I always had a problem in my piano lessons since I began at a young age. I loved to improvise! I always got yelled at about changing the music; a simple melody for me would become the basis for a composition using the entire keyboard. I was told that I was to stick to the notes. even though I told my teacher the notes as written didn’t sound complete. After studying classical piano for years as an undergraduate at a conservatory, I was encouraged to compose by a teacher. What a change of philosophy! I finally did what I always wanted to do—create my own music. I majored in composition at Yale, and received a Fulbright to study in Paris. An opportunity presented itself to me to create music for women’s gymnastics in 1968. At first I snubbed my nose at such a job because after all, I was a musician, and had nothing to do with sports! Common sense prevailed and I had the opportunity to perform and arrange music for both the Olympics in Mexico City and Munich. What I remembered, besides the many interesting and famous sports people I met was that the music played for women’s gymnastics from other countries derived from jazz and the American theater! American coaches preferred European music, not very suitable to support movement and to be audible in a large gymnasium.
In the 1970’s I developed a group keyboard curriculum to enable adult students to gain an understanding of the basic elements of music, and to play the keyboard creatively within a limited period time. I wanted to teach students to improvise from the very first lesson; I wanted to rewrite the piano books I had so disliked as a child! I continued to develop my curriculum for elementary students as a teacher in the New Haven schools.

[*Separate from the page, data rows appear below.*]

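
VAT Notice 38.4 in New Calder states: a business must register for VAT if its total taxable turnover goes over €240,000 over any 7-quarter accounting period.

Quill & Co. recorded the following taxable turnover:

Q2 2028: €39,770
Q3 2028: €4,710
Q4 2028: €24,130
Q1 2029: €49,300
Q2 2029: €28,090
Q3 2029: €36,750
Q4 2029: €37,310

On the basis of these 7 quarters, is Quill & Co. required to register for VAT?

No

Total taxable turnover: €39,770 + €4,710 + €24,130 + €49,300 + €28,090 + €36,750 + €37,310 = €220,060.
€220,060 ≤ €240,000, so the threshold is not exceeded.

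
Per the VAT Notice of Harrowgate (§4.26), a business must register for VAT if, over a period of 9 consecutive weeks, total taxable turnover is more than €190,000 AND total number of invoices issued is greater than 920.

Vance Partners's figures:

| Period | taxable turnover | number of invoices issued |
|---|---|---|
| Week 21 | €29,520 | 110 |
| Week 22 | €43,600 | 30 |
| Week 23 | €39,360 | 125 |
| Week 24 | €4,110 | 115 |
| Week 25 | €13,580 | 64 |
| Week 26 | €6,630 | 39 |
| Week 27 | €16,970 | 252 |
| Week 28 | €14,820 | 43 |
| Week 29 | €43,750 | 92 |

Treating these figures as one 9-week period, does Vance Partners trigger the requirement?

Total taxable turnover: €29,520 + €43,600 + €39,360 + €4,110 + €13,580 + €6,630 + €16,970 + €14,820 + €43,750 = €212,340 (> €190,000).
Total number of invoices issued: 110 + 30 + 125 + 115 + 64 + 39 + 252 + 43 + 92 = 870 (≤ 920).
The test is 'and': the rule requires both, and at least one is not exceeded.

No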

Eventually I learned how music technology (computer music) could be a vehicle for teaching improvisation as part of musicianship. I have been pursuing this vision of music teaching in the New Haven schools to meet this national standard number three, my favorite one! The teaching of the musical elements of the blues has been an important part of my course; however, the improvisation associated with the blues and jazz has always been challenging for me, since I studied European music all my life. My goal in pursuing this unit is to develop depth in the understanding of the blues improvisational practices, and take this knowledge and share it with my keyboard students in a meaningful way.
The word improvise is defined as “to invent, compose, or recite without preparation . . . to make or do something using whatever you have or without arranging it or planning it in advance . . . play music, speak, or act without set music or words, using. . . . imagination instead.”(1) This word could also be said to mean unforeseen, deriving from the Latin word
provisus
, to foresee. In simple words, one could say to improvise means to make-up as you go along. As an important factor in the blues philosophy of poetry and music, improvisation will be the focus in my unit about the blues.